Conversational reporting changes data access
The company launched conversational reporting, which lets managers query workforce data using natural language. Spencer said users can ask questions like “what is the average tenure of my employees in the store” and “show me the average hours worked by gender.”
Spencer described a case where a vice president of HR at a major financial institution demonstrated the tool to the executive team. “The CEO was like, ‘How the hell did you get this data? Why don’t I have access to this data?'” Spencer said. The CEO mandated company-wide access within weeks, declaring that no manager could claim they lacked workforce information when they could simply ask the chatbot.
Reception from HR departments
Spencer acknowledged that AI adoption varies significantly among HR departments, which he said are generally “not known for a software industry being on the bleeding edge.” Some organizations have rejected the technology entirely, while others have embraced it.
One HR administrator in their early 50s asked Spencer whether adopting AI meant becoming “the AI administrator for HR,” expressing concern about answering technical questions without adequate experience. Spencer said UKG is developing new training and support programs specifically for administrators, acknowledging the company initially “kind of” treated AI as just another feature.
The company is also testing AI-powered payroll automation. Spencer said beta testers initially told UKG that “over my dead body, will you automate anything in my job” because payroll is “a zero sum game” requiring human oversight at every step. Within six weeks, those same administrators asked whether UKG could reduce notification frequency because they had gained confidence in the system and wanted to focus on higher-value work, Spencer said.
Henderson said customers have standard concerns about security, governance, privacy, and whether their data trains AI models. “There certainly are organizations who are just saying, ‘No, this is not for us. We don’t want things to get better with AI,'” he said.
But many customers recognize the potential for improving employee experience, Henderson said. “Do you know, focus on doing their job more and not using somebody’s software to manage things,” he said, describing how AI could reduce administrative burden.
Future vision for workforce technology
Spencer predicted that within a few years, the way workers interact with UKG’s software will become less dependent on traditional application interfaces.

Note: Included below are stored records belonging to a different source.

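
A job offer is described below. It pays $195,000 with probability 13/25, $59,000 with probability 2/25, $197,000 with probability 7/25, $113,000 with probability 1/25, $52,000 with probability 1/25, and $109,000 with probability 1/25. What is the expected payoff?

$172,240

EV = 13/25 × 195000 + 2/25 × 59000 + 7/25 × 197000 + 1/25 × 113000 + 1/25 × 52000 + 1/25 × 109000 = 101400 + 4720 + 55160 + 4520 + 2080 + 4360 = 172240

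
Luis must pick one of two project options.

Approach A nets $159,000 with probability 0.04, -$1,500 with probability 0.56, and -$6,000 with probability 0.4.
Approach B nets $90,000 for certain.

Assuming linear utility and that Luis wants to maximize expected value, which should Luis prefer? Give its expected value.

Approach B ($90,000)

Approach A = 0.04 × 159000 + 0.56 × (-1500) + 0.4 × (-6000) = 6360 − 840 − 2400 = 3120
Approach B: 90000 (certain)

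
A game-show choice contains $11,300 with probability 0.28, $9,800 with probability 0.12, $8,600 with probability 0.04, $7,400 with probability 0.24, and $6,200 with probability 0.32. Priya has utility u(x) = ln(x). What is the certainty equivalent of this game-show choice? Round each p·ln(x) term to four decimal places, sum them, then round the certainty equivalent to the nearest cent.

$8,191.07

E[u] = 0.28·ln(11300) + 0.12·ln(9800) + 0.04·ln(8600) + 0.24·ln(7400) + 0.32·ln(6200) = 2.6131 + 1.1028 + 0.3624 + 2.1382 + 2.7943 = 9.0108
CE = e^9.0108 ≈ 8191.07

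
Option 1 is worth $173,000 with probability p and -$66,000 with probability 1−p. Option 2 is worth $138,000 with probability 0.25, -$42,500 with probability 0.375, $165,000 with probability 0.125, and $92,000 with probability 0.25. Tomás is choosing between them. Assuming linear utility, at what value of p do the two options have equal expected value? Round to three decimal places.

EV(Option 2) = 0.25 × 138000 + 0.375 × (-42500) + 0.125 × 165000 + 0.25 × 92000 = 34500 − 15937.5 + 20625 + 23000 = 62187.5
p·173000 + (1−p)·(-66000) = 62187.5
239000p − 66000 = 62187.5
p = (62187.5 + 66000) / 239000

p = 0.536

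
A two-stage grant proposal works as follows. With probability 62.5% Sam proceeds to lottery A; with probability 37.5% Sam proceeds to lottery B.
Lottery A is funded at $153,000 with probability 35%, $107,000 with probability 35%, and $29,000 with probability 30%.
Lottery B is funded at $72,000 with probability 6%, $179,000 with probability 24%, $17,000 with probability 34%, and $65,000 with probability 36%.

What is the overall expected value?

EV(A) = 0.35 × 153000 + 0.35 × 107000 + 0.3 × 29000 = 53550 + 37450 + 8700 = 99700
EV(B) = 0.06 × 72000 + 0.24 × 179000 + 0.34 × 17000 + 0.36 × 65000 = 4320 + 42960 + 5780 + 23400 = 76460
Overall = 0.625 × 99700 + 0.375 × 76460 = 62312.5 + 28672.5 = 90985

$90,985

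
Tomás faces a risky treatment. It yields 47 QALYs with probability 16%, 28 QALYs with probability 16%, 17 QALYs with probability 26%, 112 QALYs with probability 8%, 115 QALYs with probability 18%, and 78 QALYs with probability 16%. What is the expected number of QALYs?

EV = 0.16 × 47 + 0.16 × 28 + 0.26 × 17 + 0.08 × 112 + 0.18 × 115 + 0.16 × 78 = 7.52 + 4.48 + 4.42 + 8.96 + 20.7 + 12.48 = 58.56

58.56 QALYs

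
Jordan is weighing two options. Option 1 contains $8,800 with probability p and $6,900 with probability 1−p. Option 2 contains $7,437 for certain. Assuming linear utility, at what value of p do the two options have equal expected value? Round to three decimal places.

p = 0.283

p·8800 + (1−p)·6900 = 7437
1900p + 6900 = 7437
p = (7437 − 6900) / 1900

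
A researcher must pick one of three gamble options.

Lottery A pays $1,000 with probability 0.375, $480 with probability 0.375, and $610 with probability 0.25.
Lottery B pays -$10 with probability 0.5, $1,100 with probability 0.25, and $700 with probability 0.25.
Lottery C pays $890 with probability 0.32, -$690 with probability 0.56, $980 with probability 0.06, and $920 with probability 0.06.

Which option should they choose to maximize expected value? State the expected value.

Lottery A ($707.50)

Lottery A = 0.375 × 1000 + 0.375 × 480 + 0.25 × 610 = 375 + 180 + 152.5 = 707.5
Lottery B = 0.5 × (-10) + 0.25 × 1100 + 0.25 × 700 = -5 + 275 + 175 = 445
Lottery C = 0.32 × 890 + 0.56 × (-690) + 0.06 × 980 + 0.06 × 920 = 284.8 − 386.4 + 58.8 + 55.2 = 12.4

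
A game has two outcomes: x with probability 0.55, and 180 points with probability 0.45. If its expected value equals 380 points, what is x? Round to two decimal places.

0.55·x + 0.45·180 = 380
0.55·x = 380 − 81 = 299
x = 299 / 0.55 = 543.6364

x = 543.64 points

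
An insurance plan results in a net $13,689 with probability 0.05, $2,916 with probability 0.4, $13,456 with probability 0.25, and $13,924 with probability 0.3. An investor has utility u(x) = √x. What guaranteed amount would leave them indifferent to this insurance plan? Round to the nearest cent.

$8,436.42

E[u] = 0.05·√13689 + 0.4·√2916 + 0.25·√13456 + 0.3·√13924 = 0.05·117 + 0.4·54 + 0.25·116 + 0.3·118 = 91.85
CE = (91.85)² = 8436.4225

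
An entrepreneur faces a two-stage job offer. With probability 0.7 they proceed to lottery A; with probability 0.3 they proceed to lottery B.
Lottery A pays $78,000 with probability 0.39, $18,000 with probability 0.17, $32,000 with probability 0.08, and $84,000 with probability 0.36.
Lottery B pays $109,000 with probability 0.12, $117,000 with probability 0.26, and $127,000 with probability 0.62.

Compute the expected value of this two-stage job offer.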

Workers won’t need to “stop your day and log into an application and find the navigation and click on the thing,” he said.
“You won’t have to learn our software, because our software will learn your day of work,” Spencer said, describing a future where UKG meets workers through whatever device or interface they’re already using.
He compared the current AI moment to the early Internet rather than blockchain technology. “It feels a lot more like the early days of the Internet than the early days of the blockchain,” Henderson said, noting that with blockchain he never understood whether it would become practically useful, while AI clearly represents major disruption.